Del resto, non è da pochi anni che la cantera del Barcellona risulta uno dei vivai più interessanti del mondo. La fortuna della Spagna risiede essenzialmente in due elementi: ha trovato una generazione di centrocampisti eccezionali (Xavi, Iniesta, Xavi Alonso, Fabregas: gente così non si comanda, come non si comandano i Baggio e gli Scirea), e ha nel suo campionato una squadra – il Barcellona – capace di costruire su di essi (e su difensori come Piqué e Puyol, oltre che su stranieri opportunamente allevati come Messi, o semplicemente comprati come Deco, Henry e il rimpianto Eto’o) un progetto vincente, anche grazie ai preziosi insegnamenti lasciati da allenatori venuti dal nord (su tutti, ironia del destino, gli Olandesi van Gaal e Rijkaard).

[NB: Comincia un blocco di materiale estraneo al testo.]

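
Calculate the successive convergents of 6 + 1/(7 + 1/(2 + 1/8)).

6/1, 43/7, 92/15, 779/127

Using the convergent recurrence p_i = a_i*p_{i-1} + p_{i-2}, q_i = a_i*q_{i-1} + q_{i-2} with p_{-2}=0, p_{-1}=1, q_{-2}=1, q_{-1}=0:
  i=0: a_0=6, p_0 = 6*1 + 0 = 6, q_0 = 6*0 + 1 = 1.
  i=1: a_1=7, p_1 = 7*6 + 1 = 43, q_1 = 7*1 + 0 = 7.
  i=2: a_2=2, p_2 = 2*43 + 6 = 92, q_2 = 2*7 + 1 = 15.
  i=3: a_3=8, p_3 = 8*92 + 43 = 779, q_3 = 8*15 + 7 = 127.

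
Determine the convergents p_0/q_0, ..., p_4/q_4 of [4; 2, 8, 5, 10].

4/1, 9/2, 76/17, 389/87, 3966/887

Using the convergent recurrence p_i = a_i*p_{i-1} + p_{i-2}, q_i = a_i*q_{i-1} + q_{i-2} with p_{-2}=0, p_{-1}=1, q_{-2}=1, q_{-1}=0:
  i=0: a_0=4, p_0 = 4*1 + 0 = 4, q_0 = 4*0 + 1 = 1.
  i=1: a_1=2, p_1 = 2*4 + 1 = 9, q_1 = 2*1 + 0 = 2.
  i=2: a_2=8, p_2 = 8*9 + 4 = 76, q_2 = 8*2 + 1 = 17.
  i=3: a_3=5, p_3 = 5*76 + 9 = 389, q_3 = 5*17 + 2 = 87.
  i=4: a_4=10, p_4 = 10*389 + 76 = 3966, q_4 = 10*87 + 17 = 887.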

A Italia e Inghilterra, accomunate nella sventura di Sudafrica 2010, si imputa scarsa lungimiranza sul secondo punto, ovvero una politica di club miope e una Federazione troppo debole (quando non, com’è il nostro caso, apertamente corrotta): questa critica è senz’altro fondata, tanto che molti si intristiscono nel pensare che l’Internazionale campione d’Europa sia una squadra italiana solo in grazia dei soldi del petroliere che la possiede (a Chelsea e a Manchester, admittedly, stanno messi pure peggio). Tuttavia troppo spesso si tende a ignorare il primo punto: la mancanza di un movimento calcistico sano va di pari passo con la drammatica scarsità di talenti forniti da madre natura, un limite che può essere superato grazie a uno speciale scherzo del destino (vedi Germania 2006; ma in fondo la vicenda francese, come mostrano i risultati delle competizioni del 2002, del 2008 e – segnatamente – del 2010, è perfino più accidentata della nostra), ma non può rimanere a lungo nell’ombra.
In Inghilterra, dove il naufragio di don Fabio ha lasciato ferite profonde, in pochi recriminano ancora sul gol-fantasma di Lampard alla Germania; del resto, chiunque abbia guardato Inghilterra-Algeria ha una precisa contezza del gioco offerto quest’anno dalla mitica nazionale dei tre leoni. Piuttosto, il giorno prima della finale la “poetessa laureata” del Regno Unito, Carol Ann Duffy, ha dedicato proprio ai Mondiali il testo che traduco qui di seguito (uscito sul “Guardian” di sabato 10 luglio): probabilmente potrebbe applicarsi non solo alle maglie bianche dei calciatori di Sua Maestà.
La maglia
Dopo, lo trovai da solo al bar e gli chiesi cosa avesse. È la maglia, disse. Quando la indosso mi si attacca alla schiena come un sudario, o un giustacuore avvelenato di Grimm che filtra sulla mia pelle il suo incantesimo, il tatuaggio più orrendo.
Prima di infilarmi la maglia sulle spalle faccio una doccia e mi rado, ho un odore da sogno; ma la maglia inacidisce il mio profumo col sudore e la puzza della paura. Ha il mio numero.
Gli versai un altro sorso. Prosegui, figliolo. Proseguì.
Volevo gareggiare da quando ero un bambino, ma ora che lo faccio mi assalgono nausee, debolezze, paranoie.
Tutta la notte, sopra l’hotel della squadra, la luna è il pallone in un calcio di rigore. Decine di migliaia di stelle ostinate mi fischiano. L’arbitro è un barbagianni.
Il vento è una folla, lunga quarant’anni, e recita una canzone sporca sulla mia donna. È quella fottutissima maglia. Iniziò a gonfiarsi di lacrime come la camicetta di una ragazza grossa e provai un fiotto di pietà.
Non piangere, gli dissi, alla fine dei conti tornerai a guadagnare centomila a settimana, giocando per il City.